Donor countries are beginning to recognize the importance of strengthening health systems as opposed to focusing on specific interventions. The U.S. Global Health Initiative (GHI) has identified reducing maternal mortality as one of its core global health objectives. It is approaching this task by integrating maternal and child health into many of its existing health platforms, particularly the President's Emergency Plan for AIDS Relief (PEPFAR). In addition, it seeks to improve efficiency by enhancing country ownership of health programs and coordinating donor investments to maximize impact and reduce redundancy. This is particularly relevant during the current global economic downturn where public and private funding of health programs is under severe stress.

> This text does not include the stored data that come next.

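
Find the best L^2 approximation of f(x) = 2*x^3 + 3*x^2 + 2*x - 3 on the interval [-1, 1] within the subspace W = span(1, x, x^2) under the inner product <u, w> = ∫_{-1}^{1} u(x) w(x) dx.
g(x) = 3*x^2 + 16*x/5 - 3

The best approximation g ∈ W is the orthogonal projection of f onto W. Writing g = a_0 + a_1 x + a_2 x^2, the coefficients solve the normal equations G · a = b where
  G_{ij} = <φ_i, φ_j> and b_i = <f, φ_i>, with φ_0 = 1, φ_1 = x, φ_2 = x^2.
G =
  [2, 0, 2/3]
  [0, 2/3, 0]
  [2/3, 0, 2/5],
b = (-4, 32/15, -4/5).
Solving gives a_0 = -3, a_1 = 16/5, a_2 = 3, so
  g(x) = 3*x^2 + 16*x/5 - 3.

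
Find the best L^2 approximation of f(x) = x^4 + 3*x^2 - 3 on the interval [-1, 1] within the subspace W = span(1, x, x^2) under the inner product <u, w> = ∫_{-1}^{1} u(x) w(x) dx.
g(x) = 27*x^2/7 - 108/35

The best approximation g ∈ W is the orthogonal projection of f onto W. Writing g = a_0 + a_1 x + a_2 x^2, the coefficients solve the normal equations G · a = b where
  G_{ij} = <φ_i, φ_j> and b_i = <f, φ_i>, with φ_0 = 1, φ_1 = x, φ_2 = x^2.
G =
  [2, 0, 2/3]
  [0, 2/3, 0]
  [2/3, 0, 2/5],
b = (-18/5, 0, -18/35).
Solving gives a_0 = -108/35, a_1 = 0, a_2 = 27/7, so
  g(x) = 27*x^2/7 - 108/35.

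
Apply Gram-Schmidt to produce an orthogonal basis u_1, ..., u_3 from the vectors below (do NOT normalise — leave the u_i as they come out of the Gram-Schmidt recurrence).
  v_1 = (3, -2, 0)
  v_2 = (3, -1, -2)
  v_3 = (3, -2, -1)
Orthogonal basis:
  u_1 = (3, -2, 0)
  u_2 = (6/13, 9/13, -2)
  u_3 = (-12/61, -18/61, -9/61)

Apply the Gram-Schmidt recurrence
  u_1 = v_1
  u_i = v_i − Σ_{j<i} ((v_i · u_j) / (u_j · u_j)) · u_j.

Step by step this gives:
  u_1 = (3, -2, 0)
  u_2 = (6/13, 9/13, -2)
  u_3 = (-12/61, -18/61, -9/61)

Orthogonality check:
  u_2 · u_1 = 0 (should be 0)
  u_3 · u_1 = 0 (should be 0)
  u_3 · u_2 = 0 (should be 0)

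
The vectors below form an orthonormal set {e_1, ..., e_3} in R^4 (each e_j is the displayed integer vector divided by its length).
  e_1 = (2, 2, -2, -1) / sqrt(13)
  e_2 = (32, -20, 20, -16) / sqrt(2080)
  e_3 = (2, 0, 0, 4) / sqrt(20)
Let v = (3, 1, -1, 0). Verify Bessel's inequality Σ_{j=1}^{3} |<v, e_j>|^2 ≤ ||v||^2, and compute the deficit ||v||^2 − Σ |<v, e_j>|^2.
Σ |<v, e_j>|^2 = 11; ||v||^2 = 11; deficit = 0

Write each e_j = u_j / sqrt(<u_j, u_j>) where u_j is the displayed integer vector. Then <v, e_j> = <v, u_j> / sqrt(<u_j, u_j>), so |<v, e_j>|^2 = <v, u_j>^2 / <u_j, u_j>.
Coefficients: <v, e_1> = 10/sqrt(13), <v, e_2> = 56/sqrt(2080), <v, e_3> = 6/sqrt(20).
Square and sum: Σ |<v, e_j>|^2 = 11.
Compute ||v||^2 = v·v = 11.
Deficit = 11 − 11 = 0 ≥ 0, confirming Bessel's inequality. (The deficit equals ||v − Σ <v,e_j> e_j||^2, the squared distance from v to span{e_j}.)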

If political leaders committed themselves to improving access to family planning and maternal and child health services, they would reduce maternal deaths and also realize significant economic benefits. Simply meeting the unmet need for voluntary family planning would result in an estimated 66% reduction in unintended pregnancies, saving $5.1 billion that would otherwise be required to provide care to pregnant women and newborns. Another potential benefit is that unsafe abortions would decline by 73%, from 20 million to 5.5 million (assuming no change in abortion laws) and the number of women needing medical care for complications of unsafe procedures would decline from 8.5 million to 2 million.

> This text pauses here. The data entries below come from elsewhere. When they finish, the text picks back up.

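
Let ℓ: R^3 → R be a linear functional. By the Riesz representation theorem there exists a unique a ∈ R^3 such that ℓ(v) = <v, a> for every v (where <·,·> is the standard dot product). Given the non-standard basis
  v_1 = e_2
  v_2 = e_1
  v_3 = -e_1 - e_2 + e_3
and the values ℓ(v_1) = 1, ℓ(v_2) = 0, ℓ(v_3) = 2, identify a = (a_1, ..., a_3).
a = (0, 1, 3)

Write a = (a_1, ..., a_3) in the standard basis. For each basis vector v_i, ℓ(v_i) = <v_i, a> is a linear equation in the a_j's. Collect the n equations into a matrix system V a = ℓ, where row i of V is v_i (expressed in the standard basis). Since V is invertible (lower-triangular with 1s on the diagonal, up to permutation), solve by back-substitution:
  V =
[[0, 1, 0],
 [1, 0, 0],
 [-1, -1, 1]]
  V a = (1, 0, 2)
Solving gives a = (0, 1, 3).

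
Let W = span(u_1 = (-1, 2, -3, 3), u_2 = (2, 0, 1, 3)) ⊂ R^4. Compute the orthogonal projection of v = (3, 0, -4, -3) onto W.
proj_W(v) = (-175/153, 28/153, -245/306, -133/102)

Set up U = [u_1 | ... | u_2] ∈ R^(4×2). The projector onto W = col(U) is P = U (U^T U)^(-1) U^T.
Compute U^T U =
  [23, 4]
  [4, 14],
and U^T v = (0, -7).
Solve U^T U · c = U^T v for the coefficients: c = (14/153, -161/306). The projection is proj_W(v) = U c.
Check: (v - proj_W(v)) · u_1 = 0  (should be 0).
Check: (v - proj_W(v)) · u_2 = 0  (should be 0).
Result: proj_W(v) = (-175/153, 28/153, -245/306, -133/102).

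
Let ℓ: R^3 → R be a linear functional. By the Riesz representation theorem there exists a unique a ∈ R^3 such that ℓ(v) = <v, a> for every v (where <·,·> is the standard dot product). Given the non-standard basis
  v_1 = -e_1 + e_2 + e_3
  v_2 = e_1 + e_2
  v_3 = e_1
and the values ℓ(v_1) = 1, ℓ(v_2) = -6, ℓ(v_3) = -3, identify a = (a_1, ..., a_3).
a = (-3, -3, 1)

Write a = (a_1, ..., a_3) in the standard basis. For each basis vector v_i, ℓ(v_i) = <v_i, a> is a linear equation in the a_j's. Collect the n equations into a matrix system V a = ℓ, where row i of V is v_i (expressed in the standard basis). Since V is invertible (lower-triangular with 1s on the diagonal, up to permutation), solve by back-substitution:
  V =
[[-1, 1, 1],
 [1, 1, 0],
 [1, 0, 0]]
  V a = (1, -6, -3)
Solving gives a = (-3, -3, 1).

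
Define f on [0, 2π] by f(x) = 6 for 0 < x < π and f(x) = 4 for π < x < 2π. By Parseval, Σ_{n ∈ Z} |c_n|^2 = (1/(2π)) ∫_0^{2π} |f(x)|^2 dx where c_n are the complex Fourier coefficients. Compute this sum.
Σ |c_n|^2 = 26

Parseval equates the L^2 energy of f (normalised by 1/(2π)) with the ℓ^2 sum of its Fourier coefficients: (1/(2π)) ∫_0^{2π} |f|^2 = Σ |c_n|^2.
Compute the left side: (1/(2π)) [∫_0^π 6^2 dx + ∫_π^{2π} 4^2 dx] = (1/(2π)) · (36π + 16π) = (36 + 16)/2 = 26.
So Σ_{n ∈ Z} |c_n|^2 = 26.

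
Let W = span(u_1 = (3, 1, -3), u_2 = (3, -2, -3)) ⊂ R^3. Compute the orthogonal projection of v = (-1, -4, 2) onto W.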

Healthy women are also more economically productive and able to contribute to their communities. Investments in maternal and child health as well as the education of girls yield a critical "demographic dividend" that can add 1 to 2% to a country's Gross Domestic Product for 30 years or more. (Mason, 2005) ultimately, these investments can empower marginalized populations and lead to fundamental societal changes. It may be mere coincidence, but of the nine countries that are on track to meet Millennium Development Goal targets on both child mortality and maternal mortality, six are countries affected by recent social upheaval, including all of the countries that have ousted entrenched political regimes as part of the "Arab Spring". (lozano R, 2011)
There is no simple solution to reducing maternal mortality. It requires both investment in health infrastructure and attention to a range of socioeconomic factors. Technology- based solutions such as Caesarean deliveries are appealing, but they are only appropriate in specific circumstances. Although comprehensively addressing maternal health needs is complex and expensive, the moral and economic imperative of doing so is inescapable.